Desde 2008, faz parte do Programa do Partido Comunista do Brasil (PCdoB), a recuperação, elaboração e atualização do ideário nacional-desenvolvimentista, consignado na proposta e na defesa de um Novo Projeto Nacional de Desenvolvimento (NPND). Este Projeto é compreendido no Programa como o caminho brasileiro para o socialismo.
A totalidade do Programa, a sua síntese consiste na divisa: “O fortalecimento da Nação é o caminho, o Socialismo é o Rumo”. Portanto, o caráter do Programa, seu objetivo maior é a transição do capitalismo ao socialismo nas condições do Brasil e do mundo contemporâneo.
No entanto, diante da realidade concreta do curso histórico brasileiro e da ordem mundial em curso, não há passagem direta do capitalismo ao socialismo. O nosso Programa assinala que o “desafio da contemporaneidade” para os países submetidos de forma dependente na divisão internacional do trabalho (“países em via de desenvolvimento”) é a construção e aplicação de um projeto nacional de novo desenvolvimentismo.
Desse modo, o meio, o caminho para alcançar esse objetivo maior em nosso país consiste no delineamento e execução de um hodierno projeto nacional de desenvolvimento, ou seja, a luta pela escolha autônoma do seu próprio caminho de desenvolvimento. Neste Projeto ocupa uma centralidade a solução da questão NACIONAL, sendo esta, um pressuposto para o próprio desenvolvimento nacional, avanço da democracia e do progresso social.
Por quê? Somos uma nação na periferia (ou semiperiferia) do sistema internacional, submetida à dominação da hegemonia imperialista na forma de neocolonialismo financeiro-econômico-tecnológico-cultural; e que impõe sua ordem econômica neoliberal, que tem seu apoio em forças dominantes internas.
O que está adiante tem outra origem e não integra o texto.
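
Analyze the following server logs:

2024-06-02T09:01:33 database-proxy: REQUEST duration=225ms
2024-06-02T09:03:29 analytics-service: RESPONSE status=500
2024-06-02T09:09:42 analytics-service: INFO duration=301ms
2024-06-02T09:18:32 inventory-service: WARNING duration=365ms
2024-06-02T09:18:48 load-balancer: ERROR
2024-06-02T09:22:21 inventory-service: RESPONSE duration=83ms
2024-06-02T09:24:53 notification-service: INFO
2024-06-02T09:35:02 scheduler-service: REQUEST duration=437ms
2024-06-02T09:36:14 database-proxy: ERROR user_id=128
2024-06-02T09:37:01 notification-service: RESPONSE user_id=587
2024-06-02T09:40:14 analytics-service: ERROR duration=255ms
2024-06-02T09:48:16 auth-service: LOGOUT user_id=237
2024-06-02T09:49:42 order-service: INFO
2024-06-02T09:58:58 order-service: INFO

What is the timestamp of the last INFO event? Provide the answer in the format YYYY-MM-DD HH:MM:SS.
2024-06-02 09:58:58

To find the last event:

1. Filter for all INFO events
2. Sort by timestamp
3. Select the last one
4. Timestamp: 2024-06-02 09:58:58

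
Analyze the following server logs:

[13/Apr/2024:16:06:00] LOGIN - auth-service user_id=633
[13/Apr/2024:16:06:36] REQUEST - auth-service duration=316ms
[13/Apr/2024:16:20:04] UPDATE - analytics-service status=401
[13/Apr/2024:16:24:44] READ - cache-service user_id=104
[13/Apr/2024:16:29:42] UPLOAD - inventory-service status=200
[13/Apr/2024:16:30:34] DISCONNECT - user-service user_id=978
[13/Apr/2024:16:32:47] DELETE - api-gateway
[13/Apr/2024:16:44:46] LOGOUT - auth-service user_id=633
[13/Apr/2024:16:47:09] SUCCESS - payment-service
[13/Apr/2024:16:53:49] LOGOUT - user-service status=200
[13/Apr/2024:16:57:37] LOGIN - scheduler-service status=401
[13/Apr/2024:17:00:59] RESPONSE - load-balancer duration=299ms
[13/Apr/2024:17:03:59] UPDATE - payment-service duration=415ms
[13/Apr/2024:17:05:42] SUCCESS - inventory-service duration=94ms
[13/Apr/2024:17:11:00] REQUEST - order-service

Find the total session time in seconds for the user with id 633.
2326

To calculate session duration:

1. Find LOGIN event for user_id=633: 13/Apr/2024:16:06:00
2. Find LOGOUT event for user_id=633: 13/Apr/2024:16:44:46
3. Session duration: 13/Apr/2024:16:44:46 - 13/Apr/2024:16:06:00 = 2326 seconds (38 minutes)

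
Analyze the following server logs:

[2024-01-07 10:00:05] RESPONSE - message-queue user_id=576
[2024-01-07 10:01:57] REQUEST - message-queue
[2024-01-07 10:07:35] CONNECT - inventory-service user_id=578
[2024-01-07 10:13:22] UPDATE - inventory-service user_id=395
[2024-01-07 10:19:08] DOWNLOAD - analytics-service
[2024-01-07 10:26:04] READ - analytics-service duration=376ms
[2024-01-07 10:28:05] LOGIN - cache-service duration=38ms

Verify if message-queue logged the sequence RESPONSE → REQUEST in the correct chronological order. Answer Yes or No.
Yes

To verify sequence order:

1. Find all events in sequence RESPONSE → REQUEST for message-queue
2. Extract their timestamps
3. Check if timestamps are in ascending order
4. Result: Yes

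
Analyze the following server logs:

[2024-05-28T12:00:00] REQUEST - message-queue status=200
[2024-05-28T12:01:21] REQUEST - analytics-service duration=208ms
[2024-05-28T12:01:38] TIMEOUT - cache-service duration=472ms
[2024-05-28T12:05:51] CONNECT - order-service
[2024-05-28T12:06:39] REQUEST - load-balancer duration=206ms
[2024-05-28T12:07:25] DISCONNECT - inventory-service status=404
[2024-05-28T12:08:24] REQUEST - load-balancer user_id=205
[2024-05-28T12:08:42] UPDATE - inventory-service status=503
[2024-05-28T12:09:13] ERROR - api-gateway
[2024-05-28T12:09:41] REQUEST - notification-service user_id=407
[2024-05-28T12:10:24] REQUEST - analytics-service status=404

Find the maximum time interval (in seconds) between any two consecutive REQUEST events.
318

To find the longest gap:

1. Extract all REQUEST events in chronological order
2. Calculate time differences between consecutive events
3. Find the maximum difference
4. Longest gap: 318 seconds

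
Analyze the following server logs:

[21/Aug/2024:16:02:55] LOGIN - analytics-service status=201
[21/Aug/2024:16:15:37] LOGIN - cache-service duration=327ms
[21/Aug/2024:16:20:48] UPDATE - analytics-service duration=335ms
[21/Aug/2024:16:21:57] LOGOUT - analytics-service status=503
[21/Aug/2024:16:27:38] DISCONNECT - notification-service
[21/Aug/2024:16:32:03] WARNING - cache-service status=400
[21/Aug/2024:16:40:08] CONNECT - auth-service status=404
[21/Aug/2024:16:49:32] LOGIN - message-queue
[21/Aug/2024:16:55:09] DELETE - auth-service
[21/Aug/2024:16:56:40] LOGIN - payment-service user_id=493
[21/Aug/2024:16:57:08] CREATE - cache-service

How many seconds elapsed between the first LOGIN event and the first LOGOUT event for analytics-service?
1142

To find the time between events:

1. Locate the first LOGIN event for analytics-service: 21/Aug/2024:16:02:55
2. Locate the first LOGOUT event for analytics-service: 21/Aug/2024:16:21:57
3. Calculate the difference: 21/Aug/2024:16:21:57 - 21/Aug/2024:16:02:55 = 1142 seconds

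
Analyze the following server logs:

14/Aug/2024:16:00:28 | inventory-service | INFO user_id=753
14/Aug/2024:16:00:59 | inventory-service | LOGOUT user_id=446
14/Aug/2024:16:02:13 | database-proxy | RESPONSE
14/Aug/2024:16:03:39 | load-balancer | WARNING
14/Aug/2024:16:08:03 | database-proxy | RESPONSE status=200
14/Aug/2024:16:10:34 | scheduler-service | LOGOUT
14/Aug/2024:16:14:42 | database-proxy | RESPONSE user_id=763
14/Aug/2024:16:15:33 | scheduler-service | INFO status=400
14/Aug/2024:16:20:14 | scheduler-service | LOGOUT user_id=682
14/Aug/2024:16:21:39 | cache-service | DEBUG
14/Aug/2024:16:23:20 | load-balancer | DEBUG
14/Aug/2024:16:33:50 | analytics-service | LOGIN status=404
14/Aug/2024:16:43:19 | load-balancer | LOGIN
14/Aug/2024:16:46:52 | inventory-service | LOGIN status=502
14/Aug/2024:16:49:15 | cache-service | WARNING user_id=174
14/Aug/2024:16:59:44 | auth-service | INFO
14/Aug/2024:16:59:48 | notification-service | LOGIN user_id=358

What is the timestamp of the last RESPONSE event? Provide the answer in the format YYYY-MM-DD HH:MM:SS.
2024-08-14 16:14:42

To find the last event:

1. Filter for all RESPONSE events
2. Sort by timestamp
3. Select the last one
4. Timestamp: 2024-08-14 16:14:42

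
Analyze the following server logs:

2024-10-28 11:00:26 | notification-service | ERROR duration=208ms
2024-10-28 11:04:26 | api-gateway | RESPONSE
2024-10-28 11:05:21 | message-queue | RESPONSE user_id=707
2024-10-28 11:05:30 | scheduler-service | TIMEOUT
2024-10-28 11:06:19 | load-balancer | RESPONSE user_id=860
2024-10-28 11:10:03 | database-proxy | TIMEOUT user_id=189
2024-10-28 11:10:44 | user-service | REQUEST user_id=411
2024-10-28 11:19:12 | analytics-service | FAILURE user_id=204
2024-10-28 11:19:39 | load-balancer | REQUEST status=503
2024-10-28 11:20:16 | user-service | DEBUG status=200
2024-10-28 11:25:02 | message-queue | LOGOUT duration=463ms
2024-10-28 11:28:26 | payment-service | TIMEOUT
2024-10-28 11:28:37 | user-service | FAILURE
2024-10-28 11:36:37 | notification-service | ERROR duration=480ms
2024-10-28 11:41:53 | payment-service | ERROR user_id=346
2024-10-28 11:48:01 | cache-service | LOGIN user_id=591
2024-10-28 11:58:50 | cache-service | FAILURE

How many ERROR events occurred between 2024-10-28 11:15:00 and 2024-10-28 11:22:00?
0

To count events in the time window:

1. Window boundaries: 2024-10-28 11:15:00 to 2024-10-28 11:22:00
2. Filter for ERROR events within this window
3. Count matching events: 0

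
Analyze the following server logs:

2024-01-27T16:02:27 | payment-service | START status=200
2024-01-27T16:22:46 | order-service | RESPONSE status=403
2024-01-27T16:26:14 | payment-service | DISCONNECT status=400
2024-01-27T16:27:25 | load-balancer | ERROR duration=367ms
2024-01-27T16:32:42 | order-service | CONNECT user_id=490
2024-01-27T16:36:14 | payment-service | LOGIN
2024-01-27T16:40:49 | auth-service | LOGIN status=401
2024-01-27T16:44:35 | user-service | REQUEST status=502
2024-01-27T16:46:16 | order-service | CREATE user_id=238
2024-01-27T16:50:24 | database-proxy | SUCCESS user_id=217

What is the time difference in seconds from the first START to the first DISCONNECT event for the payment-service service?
1427

To find the time between events:

1. Locate the first START event for payment-service: 2024-01-27T16:02:27
2. Locate the first DISCONNECT event for payment-service: 2024-01-27T16:26:14
3. Calculate the difference: 2024-01-27T16:26:14 - 2024-01-27T16:02:27 = 1427 seconds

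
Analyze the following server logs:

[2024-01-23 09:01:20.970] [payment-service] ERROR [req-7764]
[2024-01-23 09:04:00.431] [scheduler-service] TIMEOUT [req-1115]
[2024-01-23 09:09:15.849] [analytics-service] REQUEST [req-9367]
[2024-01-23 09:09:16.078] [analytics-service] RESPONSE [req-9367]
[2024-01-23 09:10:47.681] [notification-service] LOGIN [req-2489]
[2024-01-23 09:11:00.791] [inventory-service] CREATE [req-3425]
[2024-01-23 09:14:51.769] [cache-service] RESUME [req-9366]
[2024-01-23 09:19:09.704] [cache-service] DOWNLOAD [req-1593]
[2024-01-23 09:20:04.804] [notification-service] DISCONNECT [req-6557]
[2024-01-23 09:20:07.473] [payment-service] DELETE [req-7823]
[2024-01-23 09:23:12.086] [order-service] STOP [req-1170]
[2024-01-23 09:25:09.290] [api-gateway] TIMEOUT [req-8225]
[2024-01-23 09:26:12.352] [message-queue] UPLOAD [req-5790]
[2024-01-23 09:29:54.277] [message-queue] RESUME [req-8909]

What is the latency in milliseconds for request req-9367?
229

To calculate latency:

1. Find REQUEST with id req-9367: 2024-01-23 09:09:15.849
2. Find RESPONSE with id req-9367: 2024-01-23 09:09:16.078
3. Latency: 2024-01-23 09:09:16.078 - 2024-01-23 09:09:15.849 = 229ms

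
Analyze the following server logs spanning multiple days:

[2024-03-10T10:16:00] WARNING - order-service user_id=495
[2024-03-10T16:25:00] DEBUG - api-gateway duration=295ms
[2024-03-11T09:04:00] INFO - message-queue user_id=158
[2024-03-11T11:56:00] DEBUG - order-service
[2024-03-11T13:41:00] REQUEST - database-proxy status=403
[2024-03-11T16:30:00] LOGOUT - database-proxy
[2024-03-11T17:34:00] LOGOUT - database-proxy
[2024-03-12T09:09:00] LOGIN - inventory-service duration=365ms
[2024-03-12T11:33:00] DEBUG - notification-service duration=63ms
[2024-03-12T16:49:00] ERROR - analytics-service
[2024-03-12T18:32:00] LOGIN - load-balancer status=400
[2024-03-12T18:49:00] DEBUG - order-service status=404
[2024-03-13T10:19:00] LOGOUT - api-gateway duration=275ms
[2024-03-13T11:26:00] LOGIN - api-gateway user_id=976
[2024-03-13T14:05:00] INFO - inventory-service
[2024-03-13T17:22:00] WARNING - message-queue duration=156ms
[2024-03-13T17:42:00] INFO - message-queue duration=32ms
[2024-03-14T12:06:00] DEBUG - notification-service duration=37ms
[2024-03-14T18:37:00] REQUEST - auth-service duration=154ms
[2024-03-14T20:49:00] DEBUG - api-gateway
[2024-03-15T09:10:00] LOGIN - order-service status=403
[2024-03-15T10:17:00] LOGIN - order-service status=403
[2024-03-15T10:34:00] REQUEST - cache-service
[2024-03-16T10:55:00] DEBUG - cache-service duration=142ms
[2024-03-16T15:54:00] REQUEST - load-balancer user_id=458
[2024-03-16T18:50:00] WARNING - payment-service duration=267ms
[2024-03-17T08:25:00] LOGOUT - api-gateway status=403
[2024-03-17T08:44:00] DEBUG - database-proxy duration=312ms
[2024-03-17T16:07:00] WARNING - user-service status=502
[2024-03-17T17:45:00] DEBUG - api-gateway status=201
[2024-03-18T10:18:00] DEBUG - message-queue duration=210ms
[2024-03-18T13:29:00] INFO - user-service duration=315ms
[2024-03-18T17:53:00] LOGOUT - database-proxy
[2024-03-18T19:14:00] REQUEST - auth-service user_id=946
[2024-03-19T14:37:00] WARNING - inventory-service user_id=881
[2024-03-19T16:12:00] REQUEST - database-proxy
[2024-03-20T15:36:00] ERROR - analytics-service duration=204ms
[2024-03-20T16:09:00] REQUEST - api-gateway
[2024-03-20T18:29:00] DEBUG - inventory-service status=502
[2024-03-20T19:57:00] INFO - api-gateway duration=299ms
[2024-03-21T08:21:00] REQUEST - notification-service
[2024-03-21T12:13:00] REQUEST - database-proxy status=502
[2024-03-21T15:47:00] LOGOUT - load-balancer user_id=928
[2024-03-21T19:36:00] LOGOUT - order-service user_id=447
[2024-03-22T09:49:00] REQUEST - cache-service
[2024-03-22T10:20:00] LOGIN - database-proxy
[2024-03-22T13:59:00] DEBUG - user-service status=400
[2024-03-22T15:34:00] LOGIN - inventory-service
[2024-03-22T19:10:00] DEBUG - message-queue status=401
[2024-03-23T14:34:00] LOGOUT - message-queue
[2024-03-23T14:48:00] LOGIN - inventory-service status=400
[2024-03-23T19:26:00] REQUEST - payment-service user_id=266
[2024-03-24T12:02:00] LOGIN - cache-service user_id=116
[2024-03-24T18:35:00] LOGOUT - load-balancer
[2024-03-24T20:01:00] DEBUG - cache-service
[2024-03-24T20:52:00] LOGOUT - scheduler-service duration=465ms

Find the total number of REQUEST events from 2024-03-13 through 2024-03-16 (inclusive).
3

To filter by date range:

1. Date range: 2024-03-13 through 2024-03-16, both dates inclusive
2. Filter for REQUEST events whose date falls in this range
3. Count matching events: 3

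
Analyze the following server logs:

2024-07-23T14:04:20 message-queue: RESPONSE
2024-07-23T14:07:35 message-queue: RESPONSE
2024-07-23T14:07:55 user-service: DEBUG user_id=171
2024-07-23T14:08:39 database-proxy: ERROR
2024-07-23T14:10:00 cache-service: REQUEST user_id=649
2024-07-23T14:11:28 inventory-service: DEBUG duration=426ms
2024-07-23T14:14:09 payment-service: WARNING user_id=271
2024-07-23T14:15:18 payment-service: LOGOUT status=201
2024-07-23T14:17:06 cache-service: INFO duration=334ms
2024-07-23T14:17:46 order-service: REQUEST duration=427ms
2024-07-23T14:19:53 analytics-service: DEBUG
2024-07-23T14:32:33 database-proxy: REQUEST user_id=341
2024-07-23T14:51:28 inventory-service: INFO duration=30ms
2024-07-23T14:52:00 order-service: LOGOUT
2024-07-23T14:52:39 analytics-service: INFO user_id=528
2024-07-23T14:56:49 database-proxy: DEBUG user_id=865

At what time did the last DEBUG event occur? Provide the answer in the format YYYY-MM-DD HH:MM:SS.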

É preciso tanto se livrar dessa ampla dominação sobre a nação, que agrava a dependência, quanto é necessário alcançar o desenvolvimento pleno e desimpedir o avanço da democracia e do progresso social.
Vejam o que asseverou o eminente cientista Nelson Werneck Sodré: “a conclusão da construção da nação brasileira é uma etapa insubstituível para a construção do socialismo no país”.
E acrescento. Não basta o desenvolvimento das forças produtivas, para alcançar de fato a independência plena e a condução nacional do projeto. É preciso a mudança da ordem política, econômica, social e cultural. Crise estrutural exige mudança estrutural.
Por isso, para esse projeto se tornar consequente, independente, soberano e autônomo, é impossível se manter indefinidamente nos marcos do capitalismo, sobretudo do capitalismo dependente, periférico. Outra transição, a transição socialista é necessária.
Sem dar esse passo histórico, o Brasil não sai do círculo vicioso estrutural da dependência, com a marca neocolonial contemporânea. Essa é a essência estratégica do Programa defendido pelo PCdoB. Em função disso assume um lugar primordial a recuperação, atualização e elaboração do ideário nacional-desenvolvimentista.
*Síntese da intervenção de Renato Rabelo, presidente da Fundação Maurício Grabois, no colóquio sobre o significado da Revolução de 1930.
NOTAS
A Intervenção teve como referências:
Estudos e dados sobre novo projeto nacional de desenvolvimento da Fundação Mauricio Grabois.
Pensamento Nacional-desenvolvimentista, organizado por Nilson Araújo, para a Cátedra Claudio Campos da Fundação Mauricio Grabois.
Estratégias novo-desenvolvimentistas: China e Creia do Sul, Bresser Pereira, Elias Jabbour e L. F. de Paula. Revista Princípios 159 JUL/OUT 2020.